Pas évident : il n'y a qu'à voir la taille des sculptures des compagnes des Pharaons, assises a côté d'eux...
Dans les cultes, selon les époques et les lieux, on ne peut pas considérer que les déesses est la meilleure part, je pense notament au à la prédominance du clergé d'Amon, au moyen empire.
La femme comme initiatrice, oui, pour les poètes mystiques d'hier et d'aujourd'hui.
Là , il faudrait considérer ces éternels troubadours comme des hommes à part...rares, me semble-til...même si leurs visions de la femme fait rêver en masse, mais un temps...
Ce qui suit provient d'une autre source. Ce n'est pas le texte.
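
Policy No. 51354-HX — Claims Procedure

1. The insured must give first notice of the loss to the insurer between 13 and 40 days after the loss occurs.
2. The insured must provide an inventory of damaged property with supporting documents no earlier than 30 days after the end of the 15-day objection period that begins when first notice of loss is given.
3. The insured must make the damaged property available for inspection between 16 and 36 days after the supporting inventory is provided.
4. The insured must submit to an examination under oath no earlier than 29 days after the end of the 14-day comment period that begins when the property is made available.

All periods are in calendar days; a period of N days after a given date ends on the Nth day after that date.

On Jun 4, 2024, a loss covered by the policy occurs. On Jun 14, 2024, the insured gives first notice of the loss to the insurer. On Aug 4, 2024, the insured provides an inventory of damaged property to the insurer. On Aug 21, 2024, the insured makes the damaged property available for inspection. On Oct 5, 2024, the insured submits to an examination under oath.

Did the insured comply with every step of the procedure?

No

Step 1 — 13 and 40 days from Jun 4, 2024 (when the loss occurs) are Jun 17, 2024 and Jul 14, 2024 respectively; Jun 14, 2024 is 3 days too early.
The procedure was therefore not followed at step 1.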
Le mythe, quoi, quête incertaine loin des réalités de tous les jours.
On parle rarement de l'initiation sexuelle de la femme en de tel termes, il me semble.
Le centre d'intérêt de l'homme semble toujours être...lui.
Il est celui à qui tout "arrive" et par qui rout arrive.
Aujourdhui, Omphale est oublié, il ne reste que que des nombrils...et le cordon s'est desséché.
L'homme est une sous-femme qui ne reproduit que trop souvent ses erreurs.
Le machisme, le "phalocracisme", ne sont que des sous-produit de la peur, peur de toutes les formes d'impuissance possible, mais en fait peur du non-contrôle.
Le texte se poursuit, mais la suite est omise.